• No results found

Multilevel analyse

De data zijn verzameld op individueel niveau. De variabelenconstructie zoals die in de vorige paragraaf per afname is beschreven zijn ook aan de hand van de individuele scores uitgevoerd. Om deze data te mogen gebruiken op het object van onderzoek, de betreffende teams, is een analyse nodig van de coherentie van antwoorden binnen de teams. Dit heet een multilevel analyse. In principe is sprake van twee niveaus: teamniveau (macro-level) en individueel niveau (micro-level). Uiteraard is nog een hoger niveau te definiëren. Dit niveau betreft de clustering van teams naar de onderdelen van de organisatie (krijgsmachtdelen, zoals KL en KLu of organisatieonderdelen als de OPCO’s en DMO). In dat geval is het individu microniveau, het team meso- en het krijgsmacht- of organisatiedeel macroniveau. Ook is een een derde niveau te creëren door de teams te differentiëren naar een andere dimensie zoals een contextuele of teamdemografische variabele.
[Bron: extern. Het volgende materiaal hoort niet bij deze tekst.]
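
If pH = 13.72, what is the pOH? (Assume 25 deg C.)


At 25 deg C, pH + pOH = 14.
pOH = 14 - pH = 14 - 13.72
pOH = 0.28:

0.28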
Het is interessant om te onderzoeken of bijvoorbeeld hoogdynamische teams anders leren dan laagdynamische teams. De derde hypothese gaat hier over. De steekproefgrootte (het aantal teams) kan wel een beperkende factor vormen om dit derde niveau te mogen hanteren.

Bij het werken met twee niveaus geldt dat de scores onder leden van elk team overeen moeten komen en dat deze overeenkomst groter moet zijn dan de overeenkomst tussen teams. Er moet dus sprake zijn van een tussengroepvariantie (between-subject variance in ANOVA) die significant groter is dan toeval/de binnengroepvariantie (within-subject variance in ANOVA), om de individuele scores naar teamniveau om te mogen zetten. De intraklasse correlaties ICC(1) (Intra Class Correlation) en ICC(2) zijn hierbij behulpzaam (Tabachnick en Fidell, 2007). ICC(1) geeft het percentage van de variantie in de afhankelijke variabelen weer welke veroorzaakt wordt door teamlidmaatschap, in formule: ICC(1)=Var(team): (Var(error)+Var(team)) [=between group): (Var-between subject+ Var-(Var-between group)].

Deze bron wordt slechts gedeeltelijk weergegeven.